In de wetenschap is een geleider een materiaal dat een stroom van energie mogelijk maakt. Een materiaal dat de stroom van geladen deeltjes mogelijk maakt, is een elektrische geleider. Een materiaal dat de overdracht van thermische energie mogelijk maakt, is een warmtegeleider of warmtegeleider. Hoewel elektrische geleidbaarheid en thermische geleidbaarheid het meest gebruikelijk zijn, kunnen andere soorten energie worden overgedragen. Een materiaal dat geluid doorlaat, is bijvoorbeeld een sonische (akoestische) geleider (sonische geleiding heeft betrekking op vloeistofstroom in engineering).
Terwijl een geleider energie overbrengt, vertraagt of stopt een isolator zijn doorgang.

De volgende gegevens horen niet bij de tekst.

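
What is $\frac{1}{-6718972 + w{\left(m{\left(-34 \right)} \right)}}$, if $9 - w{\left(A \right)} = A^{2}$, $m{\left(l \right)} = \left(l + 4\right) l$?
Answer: $- \frac{1}{7759363} \approx -1.2888 \cdot 10^{-7}$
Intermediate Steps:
$m{\left(l \right)} = l \left(4 + l\right)$ ($m{\left(l \right)} = \left(4 + l\right) l = l \left(4 + l\right)$)
$w{\left(A \right)} = 9 - A^{2}$
$\frac{1}{-6718972 + w{\left(m{\left(-34 \right)} \right)}} = \frac{1}{-6718972 + \left(9 - \left(- 34 \left(4 - 34\right)\right)^{2}\right)} = \frac{1}{-6718972 + \left(9 - \left(\left(-34\right) \left(-30\right)\right)^{2}\right)} = \frac{1}{-6718972 + \left(9 - 1020^{2}\right)} = \frac{1}{-6718972 + \left(9 - 1040400\right)} = \frac{1}{-6718972 - 1040391} = \frac{1}{-7759363} = - \frac{1}{7759363}$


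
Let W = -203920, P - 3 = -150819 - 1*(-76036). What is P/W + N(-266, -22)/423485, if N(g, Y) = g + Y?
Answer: 1580473967/4317853060 ≈ 0.36603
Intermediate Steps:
N(g, Y) = Y + g
P = -74780 (P = 3 + (-150819 - 1*(-76036)) = 3 + (-150819 + 76036) = 3 - 74783 = -74780)
P/W + N(-266, -22)/423485 = -74780/(-203920) + (-22 - 266)/423485 = -74780*(-1/203920) - 288*1/423485 = 3739/10196 - 288/423485 = 1580473967/4317853060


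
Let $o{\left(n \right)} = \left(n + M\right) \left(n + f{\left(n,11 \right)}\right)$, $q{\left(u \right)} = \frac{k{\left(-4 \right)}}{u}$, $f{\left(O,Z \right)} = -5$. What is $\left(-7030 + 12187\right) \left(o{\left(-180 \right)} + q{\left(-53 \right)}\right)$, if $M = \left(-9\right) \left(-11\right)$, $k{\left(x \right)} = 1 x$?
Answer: $\frac{4095735813}{53} \approx 7.7278 \cdot 10^{7}$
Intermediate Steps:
$k{\left(x \right)} = x$
$q{\left(u \right)} = - \frac{4}{u}$
$M = 99$
$o{\left(n \right)} = \left(-5 + n\right) \left(99 + n\right)$ ($o{\left(n \right)} = \left(n + 99\right) \left(n - 5\right) = \left(99 + n\right) \left(-5 + n\right) = \left(-5 + n\right) \left(99 + n\right)$)
$\left(-7030 + 12187\right) \left(o{\left(-180 \right)} + q{\left(-53 \right)}\right) = \left(-7030 + 12187\right) \left(\left(-495 + \left(-180\right)^{2} + 94 \left(-180\right)\right) - \frac{4}{-53}\right) = 5157 \left(\left(-495 + 32400 - 16920\right) - - \frac{4}{53}\right) = 5157 \left(14985 + \frac{4}{53}\right) = 5157 \cdot \frac{794209}{53} = \frac{4095735813}{53}$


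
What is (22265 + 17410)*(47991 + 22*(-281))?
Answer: 1658772075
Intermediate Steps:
(22265 + 17410)*(47991 + 22*(-281)) = 39675*(47991 - 6182) = 39675*41809 = 1658772075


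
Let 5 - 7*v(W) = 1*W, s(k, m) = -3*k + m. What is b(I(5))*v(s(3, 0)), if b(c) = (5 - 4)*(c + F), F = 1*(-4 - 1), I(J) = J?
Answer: 0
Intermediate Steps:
s(k, m) = m - 3*k
F = -5 (F = 1*(-5) = -5)
b(c) = -5 + c (b(c) = (5 - 4)*(c - 5) = 1*(-5 + c) = -5 + c)
v(W) = 5/7 - W/7
b(I(5))*v(s(3, 0)) = (-5 + 5)*(5/7 - (0 - 3*3)/7) = 0*(5/7 - (0 - 9)/7) = 0*(5/7 - ⅐*(-9)) = 0*(5/7 + 9/7) = 0*2 = 0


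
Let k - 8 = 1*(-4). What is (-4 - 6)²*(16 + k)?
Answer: 2000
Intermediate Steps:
k = 4 (k = 8 + 1*(-4) = 8 - 4 = 4)
(-4 - 6)²*(16 + k) = (-4 - 6)²*(16 + 4) = (-10)²*20 = 100*20 = 2000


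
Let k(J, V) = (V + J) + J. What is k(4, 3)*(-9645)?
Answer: -106095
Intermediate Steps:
k(J, V) = V + 2*J (k(J, V) = (J + V) + J = V + 2*J)
k(4, 3)*(-9645) = (3 + 2*4)*(-9645) = (3 + 8)*(-9645) = 11*(-9645) = -106095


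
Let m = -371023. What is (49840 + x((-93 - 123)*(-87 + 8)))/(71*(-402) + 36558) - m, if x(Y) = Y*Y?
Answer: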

Sommige materialen kunnen tegelijkertijd een geleider en een isolator zijn voor verschillende vormen van energie. De meeste diamanten geleiden bijvoorbeeld warmte uitzonderlijk goed, maar toch zijn ze elektrische isolatoren. Metalen geleiden warmte, elektriciteit en geluid.
Elektrische geleiders brengen elektrische lading in een of meer richtingen over. Elk geladen deeltje kan echter worden overgedragen, omdat elektronen atomen omringen, terwijl protonen meestal binnen de kern zijn gebonden, het is veel gebruikelijker dat elektronen bewegen dan protonen. Positieve of negatief geladen ionen kunnen ook lading overdragen, zoals in zeewater. Geladen subatomaire deeltjes kunnen ook door bepaalde materialen bewegen.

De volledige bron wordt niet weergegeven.